Installation at Co-Prosperity (Chicago, IL), digital prints on organza and paper, acrylic paint, vinyl, wood, fishing wire
Photos by Colectivo Multipolar, courtesy of Co-Prosperity
Pakiramdam, a Tagalog word roughly meaning an intuitive or empathetic sensing of something or someone, explores how geographic and temporal distances can be collapsed by moments of recognition, a sense of kinship, or a memory. The project encodes my family’s history of immigration and migration, the in-betweenness of mixed-race identity, and embodiments of hybridity along the way. It interrogates how we locate ourselves, not just within place and time, but in relation to others; what it means to be present to others in spite of physical absence or distance; and notions of authenticity and synthesis in relation to cultural and personal identities.
Like spirits, we come together, overlap, and drift past each other in the narrative spaces of the project, a space in Chicago and in the countries of our minds.
I’m calling from a great distance
Photos courtesy of Spudnik Press
A series of varied-edition screenprints and an artist’s book relate the communications between a lighthouse keeper and an interplanetary explorer. A dive into wanderlust, solitude, and homesickness, the work uses the vastness of oceans and space to illuminate the smallness of humanity and the fragility of our bonds with each other.
The prints are divided into two sets.
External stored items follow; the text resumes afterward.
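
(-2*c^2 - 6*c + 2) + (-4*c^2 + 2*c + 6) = -6*c^2 - 4*c + 8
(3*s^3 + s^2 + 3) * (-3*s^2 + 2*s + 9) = -9*s^5 + 3*s^4 + 29*s^3 + 6*s + 27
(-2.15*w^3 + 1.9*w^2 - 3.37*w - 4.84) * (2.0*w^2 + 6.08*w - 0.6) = -4.3*w^5 - 9.272*w^4 + 6.102*w^3 - 31.3096*w^2 - 27.4052*w + 2.904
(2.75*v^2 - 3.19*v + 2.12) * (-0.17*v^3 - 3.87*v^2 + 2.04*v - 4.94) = -0.4675*v^5 - 10.1002*v^4 + 17.5949*v^3 - 28.297*v^2 + 20.0834*v - 10.4728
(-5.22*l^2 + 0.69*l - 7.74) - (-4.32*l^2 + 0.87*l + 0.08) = -0.899999999999999*l^2 - 0.18*l - 7.82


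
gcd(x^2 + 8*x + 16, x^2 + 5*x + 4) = x + 4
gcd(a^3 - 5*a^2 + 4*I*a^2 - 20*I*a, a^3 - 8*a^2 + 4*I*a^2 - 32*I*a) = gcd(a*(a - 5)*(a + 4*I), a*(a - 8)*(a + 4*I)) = a^2 + 4*I*a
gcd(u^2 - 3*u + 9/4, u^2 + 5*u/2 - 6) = u - 3/2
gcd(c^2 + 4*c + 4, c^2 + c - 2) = c + 2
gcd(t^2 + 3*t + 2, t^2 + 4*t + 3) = t + 1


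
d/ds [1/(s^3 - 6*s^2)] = 3*(4 - s)/(s^3*(s - 6)^2)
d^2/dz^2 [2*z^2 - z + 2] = 4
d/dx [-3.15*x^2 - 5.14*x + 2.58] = -6.3*x - 5.14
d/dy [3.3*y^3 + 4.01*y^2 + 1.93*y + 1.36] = 9.9*y^2 + 8.02*y + 1.93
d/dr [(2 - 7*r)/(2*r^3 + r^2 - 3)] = (-14*r^3 - 7*r^2 + 2*r*(3*r + 1)*(7*r - 2) + 21)/(2*r^3 + r^2 - 3)^2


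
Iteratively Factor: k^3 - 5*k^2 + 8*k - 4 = (k - 1)*(k^2 - 4*k + 4) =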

One is a sequence of a woman turning around in an increasingly figurative landscape. The other depicts planets and alien environments. The icons and gestures, which cross over between the prints and the book, become the intimate language of the characters’, and the audience’s, shared experiences. The solo exhibition culminated my work in the Spudnik Press Artist Residency.
Kitchen Table Stories
Curated by Melissa Raman Molitor
Evanston Art Center (Evanston, IL)
“The Kitchen Table Stories exhibition is a celebration of stories shared by local artists who identify as Asian, South Asian, and Pacific Islander. Artists were asked to share the stories that have been passed down to them from ancestors through family and friends, and create work that reflects ther own lived experiences. The result is an exploration of the intersections of immigration, citizenship, race, culture, social identity, multigenerational relationships, and family history. Melissa Raman Molitor, curator
This collection of woodcut prints, Salita, is a personal study of storytelling that nourishes us across generations, geographies, and cultures. The prints depict stories my grandfather told me at dinner when I was growing up—Filipino folktales mixed with his anecdotes—and how he told them—his gestures as he spoke and his words as I remember them. I ate his stories up, until they became part of me. And through these prints, I retell them, and they become part of you.